In 2019 I received training in post-surgical massage. As a former surgical patient, I understand the effects even minor procedures have on our bodies. Many of my clients also choose surgery to address a variety of injuries and illnesses. Offering massage options and benefits after surgery is important an important addition to my practice.

Post-Surgical Massage

Receiving massage after surgery offers the patient both psychological and physiological benefits. As soon as several days after surgery, I use lymphatic drainage techniques. These can reduce post-surgical swelling, bruising, and encourage lymphatic flow, which is essential to the healing process. 

Lymphatic massage is gentle and minimally invasive, always working around the surgical site. The client often experiences an increased sense of well-being, and better quality of sleep. They may even experience a release of endorphins, which increases feelings of relaxation.

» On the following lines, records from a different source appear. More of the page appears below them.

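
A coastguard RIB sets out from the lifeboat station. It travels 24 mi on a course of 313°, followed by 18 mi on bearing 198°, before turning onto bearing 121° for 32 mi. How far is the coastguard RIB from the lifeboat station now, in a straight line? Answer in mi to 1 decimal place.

17.8 mi

Leg 1 (313°, 24 mi): east 24 sin 313° = -17.55, north 24 cos 313° = 16.37
Leg 2 (198°, 18 mi): east 18 sin 198° = -5.56, north 18 cos 198° = -17.12
Leg 3 (121°, 32 mi): east 32 sin 121° = 27.43, north 32 cos 121° = -16.48
Net: 4.31 east, -17.23 north. Distance = √((4.31)² + (-17.23)²) = 17.764 mi.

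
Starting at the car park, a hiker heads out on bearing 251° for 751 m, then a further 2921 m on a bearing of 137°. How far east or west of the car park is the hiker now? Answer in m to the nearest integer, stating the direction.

1282 m east

Leg 1 (251°, 751 m): east 751 sin 251° = -710.08, north 751 cos 251° = -244.50
Leg 2 (137°, 2921 m): east 2921 sin 137° = 1992.12, north 2921 cos 137° = -2136.28
Net east component: 1282.03 m.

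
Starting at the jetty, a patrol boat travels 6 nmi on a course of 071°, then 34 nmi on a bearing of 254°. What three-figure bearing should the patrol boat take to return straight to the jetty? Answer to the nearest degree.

Leg 1 (071°, 6 nmi): east 6 sin 71° = 5.67, north 6 cos 71° = 1.95
Leg 2 (254°, 34 nmi): east 34 sin 254° = -32.68, north 34 cos 254° = -9.37
Net displacement: -27.01 east, -7.42 north. Direction back to start is (27.01, 7.42): bearing = atan2(27.01, 7.42) mod 360° = 74.64° ≈ 075°.

075°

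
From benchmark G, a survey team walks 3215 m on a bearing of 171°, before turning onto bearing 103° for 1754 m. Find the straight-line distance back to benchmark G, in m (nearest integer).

4200 m

Leg 1 (171°, 3215 m): east 3215 sin 171° = 502.94, north 3215 cos 171° = -3175.42
Leg 2 (103°, 1754 m): east 1754 sin 103° = 1709.05, north 1754 cos 103° = -394.56
Net: 2211.98 east, -3569.98 north. Distance = √((2211.98)² + (-3569.98)²) = 4199.719 m.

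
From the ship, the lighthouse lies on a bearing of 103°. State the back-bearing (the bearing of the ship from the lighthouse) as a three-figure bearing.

Back-bearing = 103° + 180° = 283°.

283°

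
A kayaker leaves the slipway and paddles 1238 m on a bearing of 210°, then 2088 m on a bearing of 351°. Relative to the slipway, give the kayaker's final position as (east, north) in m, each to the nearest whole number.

Leg 1 (210°, 1238 m): east 1238 sin 210° = -619.00, north 1238 cos 210° = -1072.14
Leg 2 (351°, 2088 m): east 2088 sin 351° = -326.64, north 2088 cos 351° = 2062.29
Summing: -945.64 m east, 990.15 m north → (-946, 990).

(-946, 990)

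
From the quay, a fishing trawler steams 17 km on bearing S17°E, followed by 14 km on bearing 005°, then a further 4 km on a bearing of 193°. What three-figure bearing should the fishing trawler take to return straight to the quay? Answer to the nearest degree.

Leg 1 (S17°E, 17 km): east 17 sin 163° = 4.97, north 17 cos 163° = -16.26
Leg 2 (005°, 14 km): east 14 sin 5° = 1.22, north 14 cos 5° = 13.95
Leg 3 (193°, 4 km): east 4 sin 193° = -0.90, north 4 cos 193° = -3.90
Net displacement: 5.29 east, -6.21 north. Direction back to start is (-5.29, 6.21): bearing = atan2(-5.29, 6.21) mod 360° = 319.56° ≈ 320°.

320°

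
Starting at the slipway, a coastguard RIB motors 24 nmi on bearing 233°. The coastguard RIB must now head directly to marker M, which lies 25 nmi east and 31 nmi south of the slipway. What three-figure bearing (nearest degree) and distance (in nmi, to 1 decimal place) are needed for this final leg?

Leg 1 (233°, 24 nmi): east 24 sin 233° = -19.17, north 24 cos 233° = -14.44
Current position: (-19.17, -14.44). Target: (25, -31). Remaining: Δeast = 44.17, Δnorth = -16.56.
Bearing = atan2(44.17, -16.56) mod 360° = 110.55°; distance = √((44.17)² + (-16.56)²) = 47.168 nmi.

111°, 47.2 nmi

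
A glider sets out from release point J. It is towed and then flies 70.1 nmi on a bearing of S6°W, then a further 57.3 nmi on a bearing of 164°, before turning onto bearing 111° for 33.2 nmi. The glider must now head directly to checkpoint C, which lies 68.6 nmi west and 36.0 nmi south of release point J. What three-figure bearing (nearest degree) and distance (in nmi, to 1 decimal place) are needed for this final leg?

313°, 147.7 nmi

Leg 1 (S6°W, 70.1 nmi): east 70.1 sin 186° = -7.33, north 70.1 cos 186° = -69.72
Leg 2 (164°, 57.3 nmi): east 57.3 sin 164° = 15.79, north 57.3 cos 164° = -55.08
Leg 3 (111°, 33.2 nmi): east 33.2 sin 111° = 30.99, north 33.2 cos 111° = -11.90
Current position: (39.46, -136.69). Target: (-68.6, -36.0). Remaining: Δeast = -108.06, Δnorth = 100.69.
Bearing = atan2(-108.06, 100.69) mod 360° = 312.98°; distance = √((-108.06)² + (100.69)²) = 147.704 nmi.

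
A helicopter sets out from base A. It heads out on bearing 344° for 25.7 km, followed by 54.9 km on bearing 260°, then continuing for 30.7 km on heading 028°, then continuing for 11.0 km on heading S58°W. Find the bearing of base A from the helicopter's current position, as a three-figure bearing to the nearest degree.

123°

Leg 1 (344°, 25.7 km): east 25.7 sin 344° = -7.08, north 25.7 cos 344° = 24.70
Leg 2 (260°, 54.9 km): east 54.9 sin 260° = -54.07, north 54.9 cos 260° = -9.53
Leg 3 (028°, 30.7 km): east 30.7 sin 28° = 14.41, north 30.7 cos 28° = 27.11
Leg 4 (S58°W, 11.0 km): east 11.0 sin 238° = -9.33, north 11.0 cos 238° = -5.83
Net displacement: -56.07 east, 36.45 north. Direction back to start is (56.07, -36.45): bearing = atan2(56.07, -36.45) mod 360° = 123.03° ≈ 123°.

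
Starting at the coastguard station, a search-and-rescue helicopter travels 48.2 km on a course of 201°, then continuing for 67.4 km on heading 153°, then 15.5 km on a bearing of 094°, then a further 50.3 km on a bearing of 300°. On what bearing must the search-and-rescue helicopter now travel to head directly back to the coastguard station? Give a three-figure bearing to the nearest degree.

010°

Leg 1 (201°, 48.2 km): east 48.2 sin 201° = -17.27, north 48.2 cos 201° = -45.00
Leg 2 (153°, 67.4 km): east 67.4 sin 153° = 30.60, north 67.4 cos 153° = -60.05
Leg 3 (094°, 15.5 km): east 15.5 sin 94° = 15.46, north 15.5 cos 94° = -1.08
Leg 4 (300°, 50.3 km): east 50.3 sin 300° = -43.56, north 50.3 cos 300° = 25.15
Net displacement: -14.77 east, -80.98 north. Direction back to start is (14.77, 80.98): bearing = atan2(14.77, 80.98) mod 360° = 10.34° ≈ 010°.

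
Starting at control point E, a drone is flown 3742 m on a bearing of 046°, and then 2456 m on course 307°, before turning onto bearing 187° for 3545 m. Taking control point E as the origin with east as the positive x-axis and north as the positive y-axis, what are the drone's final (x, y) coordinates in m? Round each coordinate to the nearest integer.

(298, 559)

Leg 1 (046°, 3742 m): east 3742 sin 46° = 2691.77, north 3742 cos 46° = 2599.41
Leg 2 (307°, 2456 m): east 2456 sin 307° = -1961.45, north 2456 cos 307° = 1478.06
Leg 3 (187°, 3545 m): east 3545 sin 187° = -432.03, north 3545 cos 187° = -3518.58
Summing: 298.29 m east, 558.89 m north → (298, 559).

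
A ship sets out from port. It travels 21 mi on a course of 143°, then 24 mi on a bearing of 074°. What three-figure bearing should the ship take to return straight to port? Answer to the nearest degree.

Leg 1 (143°, 21 mi): east 21 sin 143° = 12.64, north 21 cos 143° = -16.77
Leg 2 (074°, 24 mi): east 24 sin 74° = 23.07, north 24 cos 74° = 6.62
Net displacement: 35.71 east, -10.16 north. Direction back to start is (-35.71, 10.16): bearing = atan2(-35.71, 10.16) mod 360° = 285.88° ≈ 286°.

286°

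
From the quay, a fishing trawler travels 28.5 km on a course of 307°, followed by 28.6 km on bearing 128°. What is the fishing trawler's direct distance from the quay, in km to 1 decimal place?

0.5 km

Leg 1 (307°, 28.5 km): east 28.5 sin 307° = -22.76, north 28.5 cos 307° = 17.15
Leg 2 (128°, 28.6 km): east 28.6 sin 128° = 22.54, north 28.6 cos 128° = -17.61
Net: -0.22 east, -0.46 north. Distance = √((-0.22)² + (-0.46)²) = 0.508 km.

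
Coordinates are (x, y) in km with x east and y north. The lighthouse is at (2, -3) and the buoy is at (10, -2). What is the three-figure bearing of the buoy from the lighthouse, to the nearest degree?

083°

Δeast = 10 − 2 = 8.00; Δnorth = -2 − -3 = 1.00.
Bearing = atan2(Δeast, Δnorth) mod 360° = 82.87° ≈ 083°.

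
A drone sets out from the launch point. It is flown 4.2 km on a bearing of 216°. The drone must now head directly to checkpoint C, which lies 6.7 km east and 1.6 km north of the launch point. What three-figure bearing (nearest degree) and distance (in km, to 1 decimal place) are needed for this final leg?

Leg 1 (216°, 4.2 km): east 4.2 sin 216° = -2.47, north 4.2 cos 216° = -3.40
Current position: (-2.47, -3.40). Target: (6.7, 1.6). Remaining: Δeast = 9.17, Δnorth = 5.00.
Bearing = atan2(9.17, 5.00) mod 360° = 61.41°; distance = √((9.17)² + (5.00)²) = 10.442 km.

061°, 10.4 km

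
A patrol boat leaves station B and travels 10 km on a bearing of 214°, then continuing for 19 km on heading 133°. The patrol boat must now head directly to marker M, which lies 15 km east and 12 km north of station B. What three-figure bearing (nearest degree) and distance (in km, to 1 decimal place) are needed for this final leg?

011°, 33.9 km

Leg 1 (214°, 10 km): east 10 sin 214° = -5.59, north 10 cos 214° = -8.29
Leg 2 (133°, 19 km): east 19 sin 133° = 13.90, north 19 cos 133° = -12.96
Current position: (8.30, -21.25). Target: (15, 12). Remaining: Δeast = 6.70, Δnorth = 33.25.
Bearing = atan2(6.70, 33.25) mod 360° = 11.39°; distance = √((6.70)² + (33.25)²) = 33.916 km.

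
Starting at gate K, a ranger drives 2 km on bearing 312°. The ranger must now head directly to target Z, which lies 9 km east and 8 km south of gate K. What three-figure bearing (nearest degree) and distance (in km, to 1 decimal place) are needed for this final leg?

Leg 1 (312°, 2 km): east 2 sin 312° = -1.49, north 2 cos 312° = 1.34
Current position: (-1.49, 1.34). Target: (9, -8). Remaining: Δeast = 10.49, Δnorth = -9.34.
Bearing = atan2(10.49, -9.34) mod 360° = 131.69°; distance = √((10.49)² + (-9.34)²) = 14.042 km.

132°, 14.0 km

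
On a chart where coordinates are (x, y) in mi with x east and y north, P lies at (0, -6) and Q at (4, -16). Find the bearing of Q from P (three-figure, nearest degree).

Δeast = 4 − 0 = 4.00; Δnorth = -16 − -6 = -10.00.
Bearing = atan2(Δeast, Δnorth) mod 360° = 158.20° ≈ 158°.

158°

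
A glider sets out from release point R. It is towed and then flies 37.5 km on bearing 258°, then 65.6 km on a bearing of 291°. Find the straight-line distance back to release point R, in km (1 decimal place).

Leg 1 (258°, 37.5 km): east 37.5 sin 258° = -36.68, north 37.5 cos 258° = -7.80
Leg 2 (291°, 65.6 km): east 65.6 sin 291° = -61.24, north 65.6 cos 291° = 23.51
Net: -97.92 east, 15.71 north. Distance = √((-97.92)² + (15.71)²) = 99.176 km.

99.2 km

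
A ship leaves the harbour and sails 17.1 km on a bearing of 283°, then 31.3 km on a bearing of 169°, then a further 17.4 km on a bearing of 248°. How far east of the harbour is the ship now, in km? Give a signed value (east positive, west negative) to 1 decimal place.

Leg 1 (283°, 17.1 km): east 17.1 sin 283° = -16.66, north 17.1 cos 283° = 3.85
Leg 2 (169°, 31.3 km): east 31.3 sin 169° = 5.97, north 31.3 cos 169° = -30.72
Leg 3 (248°, 17.4 km): east 17.4 sin 248° = -16.13, north 17.4 cos 248° = -6.52
Net east component: -26.82 km.

-26.8 km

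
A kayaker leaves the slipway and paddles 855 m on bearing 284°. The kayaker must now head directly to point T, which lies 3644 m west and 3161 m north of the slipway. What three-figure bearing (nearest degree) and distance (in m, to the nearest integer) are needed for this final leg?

Leg 1 (284°, 855 m): east 855 sin 284° = -829.60, north 855 cos 284° = 206.84
Current position: (-829.60, 206.84). Target: (-3644, 3161). Remaining: Δeast = -2814.40, Δnorth = 2954.16.
Bearing = atan2(-2814.40, 2954.16) mod 360° = 316.39°; distance = √((-2814.40)² + (2954.16)²) = 4080.181 m.

316°, 4080 m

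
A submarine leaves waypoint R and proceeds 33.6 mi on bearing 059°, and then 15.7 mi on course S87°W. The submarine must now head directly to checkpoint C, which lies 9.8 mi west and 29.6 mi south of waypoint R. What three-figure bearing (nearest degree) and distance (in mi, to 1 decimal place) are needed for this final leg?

Leg 1 (059°, 33.6 mi): east 33.6 sin 59° = 28.80, north 33.6 cos 59° = 17.31
Leg 2 (S87°W, 15.7 mi): east 15.7 sin 267° = -15.68, north 15.7 cos 267° = -0.82
Current position: (13.12, 16.48). Target: (-9.8, -29.6). Remaining: Δeast = -22.92, Δnorth = -46.08.
Bearing = atan2(-22.92, -46.08) mod 360° = 206.45°; distance = √((-22.92)² + (-46.08)²) = 51.470 mi.

206°, 51.5 mi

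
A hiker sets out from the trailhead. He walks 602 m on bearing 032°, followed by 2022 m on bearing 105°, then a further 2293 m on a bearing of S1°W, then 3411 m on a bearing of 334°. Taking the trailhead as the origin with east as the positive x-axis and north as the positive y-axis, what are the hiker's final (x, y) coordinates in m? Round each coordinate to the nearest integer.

(737, 760)

Leg 1 (032°, 602 m): east 602 sin 32° = 319.01, north 602 cos 32° = 510.52
Leg 2 (105°, 2022 m): east 2022 sin 105° = 1953.10, north 2022 cos 105° = -523.33
Leg 3 (S1°W, 2293 m): east 2293 sin 181° = -40.02, north 2293 cos 181° = -2292.65
Leg 4 (334°, 3411 m): east 3411 sin 334° = -1495.28, north 3411 cos 334° = 3065.79
Summing: 736.81 m east, 760.33 m north → (737, 760).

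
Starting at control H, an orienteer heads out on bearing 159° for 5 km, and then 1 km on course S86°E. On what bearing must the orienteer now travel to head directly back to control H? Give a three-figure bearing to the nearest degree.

330°

Leg 1 (159°, 5 km): east 5 sin 159° = 1.79, north 5 cos 159° = -4.67
Leg 2 (S86°E, 1 km): east 1 sin 94° = 1.00, north 1 cos 94° = -0.07
Net displacement: 2.79 east, -4.74 north. Direction back to start is (-2.79, 4.74): bearing = atan2(-2.79, 4.74) mod 360° = 329.51° ≈ 330°.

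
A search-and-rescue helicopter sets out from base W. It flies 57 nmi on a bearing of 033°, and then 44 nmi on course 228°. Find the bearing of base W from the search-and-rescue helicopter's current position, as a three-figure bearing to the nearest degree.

175°

Leg 1 (033°, 57 nmi): east 57 sin 33° = 31.04, north 57 cos 33° = 47.80
Leg 2 (228°, 44 nmi): east 44 sin 228° = -32.70, north 44 cos 228° = -29.44
Net displacement: -1.65 east, 18.36 north. Direction back to start is (1.65, -18.36): bearing = atan2(1.65, -18.36) mod 360° = 174.85° ≈ 175°.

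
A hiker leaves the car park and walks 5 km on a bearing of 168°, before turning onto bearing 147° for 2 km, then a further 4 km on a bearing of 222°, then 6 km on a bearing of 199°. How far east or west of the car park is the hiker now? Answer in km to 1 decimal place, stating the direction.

Leg 1 (168°, 5 km): east 5 sin 168° = 1.04, north 5 cos 168° = -4.89
Leg 2 (147°, 2 km): east 2 sin 147° = 1.09, north 2 cos 147° = -1.68
Leg 3 (222°, 4 km): east 4 sin 222° = -2.68, north 4 cos 222° = -2.97
Leg 4 (199°, 6 km): east 6 sin 199° = -1.95, north 6 cos 199° = -5.67
Net east component: -2.50 km.

2.5 km west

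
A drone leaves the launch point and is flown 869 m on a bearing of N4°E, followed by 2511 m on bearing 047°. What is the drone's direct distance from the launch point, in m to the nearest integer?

3202 m

Leg 1 (N4°E, 869 m): east 869 sin 4° = 60.62, north 869 cos 4° = 866.88
Leg 2 (047°, 2511 m): east 2511 sin 47° = 1836.43, north 2511 cos 47° = 1712.50
Net: 1897.05 east, 2579.38 north. Distance = √((1897.05)² + (2579.38)²) = 3201.874 m.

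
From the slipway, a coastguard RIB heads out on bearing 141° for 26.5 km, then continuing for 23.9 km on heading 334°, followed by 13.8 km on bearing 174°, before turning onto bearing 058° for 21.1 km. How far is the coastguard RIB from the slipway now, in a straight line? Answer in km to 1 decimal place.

25.6 km

Leg 1 (141°, 26.5 km): east 26.5 sin 141° = 16.68, north 26.5 cos 141° = -20.59
Leg 2 (334°, 23.9 km): east 23.9 sin 334° = -10.48, north 23.9 cos 334° = 21.48
Leg 3 (174°, 13.8 km): east 13.8 sin 174° = 1.44, north 13.8 cos 174° = -13.72
Leg 4 (058°, 21.1 km): east 21.1 sin 58° = 17.89, north 21.1 cos 58° = 11.18
Net: 25.54 east, -1.66 north. Distance = √((25.54)² + (-1.66)²) = 25.590 km.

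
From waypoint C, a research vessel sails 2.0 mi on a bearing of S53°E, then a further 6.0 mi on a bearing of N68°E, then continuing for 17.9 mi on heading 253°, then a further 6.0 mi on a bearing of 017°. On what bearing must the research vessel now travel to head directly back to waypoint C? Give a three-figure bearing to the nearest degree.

Leg 1 (S53°E, 2.0 mi): east 2.0 sin 127° = 1.60, north 2.0 cos 127° = -1.20
Leg 2 (N68°E, 6.0 mi): east 6.0 sin 68° = 5.56, north 6.0 cos 68° = 2.25
Leg 3 (253°, 17.9 mi): east 17.9 sin 253° = -17.12, north 17.9 cos 253° = -5.23
Leg 4 (017°, 6.0 mi): east 6.0 sin 17° = 1.75, north 6.0 cos 17° = 5.74
Net displacement: -8.20 east, 1.55 north. Direction back to start is (8.20, -1.55): bearing = atan2(8.20, -1.55) mod 360° = 100.69° ≈ 101°.

101°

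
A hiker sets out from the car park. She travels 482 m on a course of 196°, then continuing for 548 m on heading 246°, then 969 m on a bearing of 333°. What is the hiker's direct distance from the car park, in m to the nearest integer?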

After the incisions close completely and all scabs are healed, post-surgical bodywork focuses on reducing excessive scar tissue formation. At this stage, I combine myofascial release, soft tissue mobilization, and cupping techniques, depending on quality and location of the scar. 

Working gently with developing scar tissue, according to the client’s tolerance level, improves the appearance and comfort level of scars. A hardened scar will sometimes affect the fascia and muscle tissue around it, so post-operative massage aims to reduce this occurrence. I also teach clients ways to work on their scars at home, if desired.

Long-healed Scar Tissue

These techniques also address long-healed scar tissue, and may increase comfort while also improving the scar’s appearance. You can schedule scar work during other types of massage sessions or as a separate 30-minute session.

What to Expect

The initial post-surgical massage session begins with discussion of the procedure, as well as the challenges faced by the client. It typically lasts about 90 minutes. I’ll coordinate your massage plan with the treatment team, including physical therapists and surgeons, as needed. Following sessions last between 30 and 60 minutes depending on recommended techniques.